Roland (la mort de), fantaisie épique, par M. Alfred Assollant (1860). Depuis que Cervantes s’est permis de railler la chevalerie, le roman chevaleresque ne s’est pas relevé du discrédit qui l’a frappé sous les traits de l’étonnant chevalier de la Manche. Depuis Cervantes aussi personne ne s’est avisé d’imiter un chef-d’œuvre inimitable. M. Assoliant a pourtant entrepris d’écrire un roman chevaleresque et de donner un pendant au Don Quichotte.. La grande figure de Roland domine toutes les épopées du moyen âge ; il a précisément choisi ce type héroïque pour l’immoler à une froide raillerie. Il se moque de Roland, de Charlemagne, de l’archevêque Turpin, de la chevalerie entière, de son sujet, de ses lecteurs et de lui-même. M. Assollant a fait une parodie ; la recette n’est pas plus neuve que le sujet : dire les choses plaisantes d’un ton épique et donner aux choses épiques le ton plaisant ; mêler le grotesque au sérieux et le moderne à l’antique, transformer une légende héroïque en bouffonnerie rabelaisienne, tel est le procédé. Les villes forcées, les royaumes conquis, les princesses délivrées, ne sont qu’un prétexte pour déployer une malignité satirique. La poésie elle-même se voit malmenée dans la personne d’un troubadour ; page heureuse, du reste :

« Roderic se tourna vers le Gascon :
— Et toi, dit-il, qui es-tu ?
— Je suis un nourrisson des Muses, répondit Raimbaud avec emphase.

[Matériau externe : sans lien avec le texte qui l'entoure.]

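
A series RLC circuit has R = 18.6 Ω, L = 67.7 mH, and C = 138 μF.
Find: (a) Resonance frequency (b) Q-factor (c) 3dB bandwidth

Step 1 — Resonance: ω₀ = 1/√(LC) = 1/√(0.0677·0.000138) = 327.2 rad/s.
Step 2 — f₀ = ω₀/(2π) = 52.07 Hz.
Step 3 — Series Q: Q = ω₀L/R = 327.2·0.0677/18.6 = 1.191.
Step 4 — Bandwidth: Δω = ω₀/Q = 274.7 rad/s; BW = Δω/(2π) = 43.73 Hz.

(a) f₀ = 52.07 Hz  (b) Q = 1.191  (c) BW = 43.73 Hz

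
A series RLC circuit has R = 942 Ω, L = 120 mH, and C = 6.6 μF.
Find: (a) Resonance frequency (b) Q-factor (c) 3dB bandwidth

Step 1 — Resonance: ω₀ = 1/√(LC) = 1/√(0.12·6.6e-06) = 1124 rad/s.
Step 2 — f₀ = ω₀/(2π) = 178.8 Hz.
Step 3 — Series Q: Q = ω₀L/R = 1124·0.12/942 = 0.1431.
Step 4 — Bandwidth: Δω = ω₀/Q = 7850 rad/s; BW = Δω/(2π) = 1249 Hz.

(a) f₀ = 178.8 Hz  (b) Q = 0.1431  (c) BW = 1249 Hz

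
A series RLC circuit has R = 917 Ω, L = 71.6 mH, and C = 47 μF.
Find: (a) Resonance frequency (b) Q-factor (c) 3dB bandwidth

Step 1 — Resonance: ω₀ = 1/√(LC) = 1/√(0.0716·4.7e-05) = 545.1 rad/s.
Step 2 — f₀ = ω₀/(2π) = 86.76 Hz.
Step 3 — Series Q: Q = ω₀L/R = 545.1·0.0716/917 = 0.04256.
Step 4 — Bandwidth: Δω = ω₀/Q = 1.281e+04 rad/s; BW = Δω/(2π) = 2038 Hz.

(a) f₀ = 86.76 Hz  (b) Q = 0.04256  (c) BW = 2038 Hz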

Roderic fronça le sourcil.
— Un nourrisson des Muses, c’est-à dire un poëte, un méchant aligneur de rimes ! À quoi cela peut-il servir dans une république ?
— Un méchant aligneur de rimes ! reprit le Gascon en colère. Sais-tu que j’ai été deux ans le poète du roi Marsile et de la princesse Fleur d’Épine ? Sais-tu que les gens de Saragosse ont au moins autant de goût que ceux de Villanueva ?

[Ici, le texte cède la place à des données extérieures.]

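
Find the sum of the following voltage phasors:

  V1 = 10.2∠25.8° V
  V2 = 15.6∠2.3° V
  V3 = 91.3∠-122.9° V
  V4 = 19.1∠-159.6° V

Step 1 — Convert each phasor to rectangular form:
  V1 = 10.2·(cos(25.8°) + j·sin(25.8°)) = 9.183 + j4.439 V
  V2 = 15.6·(cos(2.3°) + j·sin(2.3°)) = 15.59 + j0.6261 V
  V3 = 91.3·(cos(-122.9°) + j·sin(-122.9°)) = -49.59 - j76.66 V
  V4 = 19.1·(cos(-159.6°) + j·sin(-159.6°)) = -17.9 - j6.658 V
Step 2 — Sum components: V_total = -42.72 - j78.25 V.
Step 3 — Convert to polar: |V_total| = 89.15 V, ∠V_total = -118.6°.

V_total = 89.15∠-118.6° V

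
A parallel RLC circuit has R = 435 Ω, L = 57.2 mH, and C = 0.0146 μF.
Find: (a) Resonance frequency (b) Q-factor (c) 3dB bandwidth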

— Un poète de cour ! dit Roderic avec mépris ;
que ferions-nous de cela ?
— Mais, dit le Gascon, je saurai chanter la liberté, j’animerai les guerriers au combat, je charmerai le cœur des femmes sensibles et répandrai une gloire éternelle sur ma nouvelle patrie.

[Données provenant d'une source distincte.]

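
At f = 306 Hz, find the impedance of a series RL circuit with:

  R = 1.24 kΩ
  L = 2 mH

Step 1 — Angular frequency: ω = 2π·f = 2π·306 = 1923 rad/s.
Step 2 — Component impedances:
  R: Z = R = 1240 Ω
  L: Z = jωL = j·1923·0.002 = 0 + j3.845 Ω
Step 3 — Series combination: Z_total = R + L = 1240 + j3.845 Ω = 1240∠0.2° Ω.

Z = 1240 + j3.845 Ω = 1240∠0.2° Ω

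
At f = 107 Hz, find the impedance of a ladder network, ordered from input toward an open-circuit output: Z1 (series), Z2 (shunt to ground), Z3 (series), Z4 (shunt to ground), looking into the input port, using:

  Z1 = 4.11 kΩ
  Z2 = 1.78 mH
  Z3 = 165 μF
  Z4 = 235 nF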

— Sais-tu bêcher ? dit le vieillard.
— Non.
— Sais-tu sarcler ?
— Non.
— Sais-tu balayer les rues ?
— Non.
— Sais-tu faire des souliers ?
— Non, mille fois non. Je sais célébrer les exploits des héros et...
— Bien, dit Roderic, passons à ton compagnon, qui a du moins le mérite de savoir se taire. »

Cet épisode donne une idée favorable de la manière de l’auteur, qui, plein de verve, emploie avec dextérité le procédé de la parodie. Il a un entrain infatigable, un esprit vif, le talent d’écrire, une clarté de plan constante, mais peu d’invention, peu ou point d’émotion, plus de causticité que de gaieté. Son persiflage ne fait pas toujours rire ; sa plaisanterie devient souvent un anachronisme. Il y a, par exemple, un certain Ali, pêcheur de truites, qui semble avoir lu Voltaire, tellement il a à cœur de fronder les préjugés, les prétentions, les croyances et la gloire d’un chacun. La prose de M. Assollant, qui rappelle d’une manière heureuse les allures vives et piquantes de l’Arioste, lui fera pardonner les irrévérences qu’il s’est permises contre la poésie.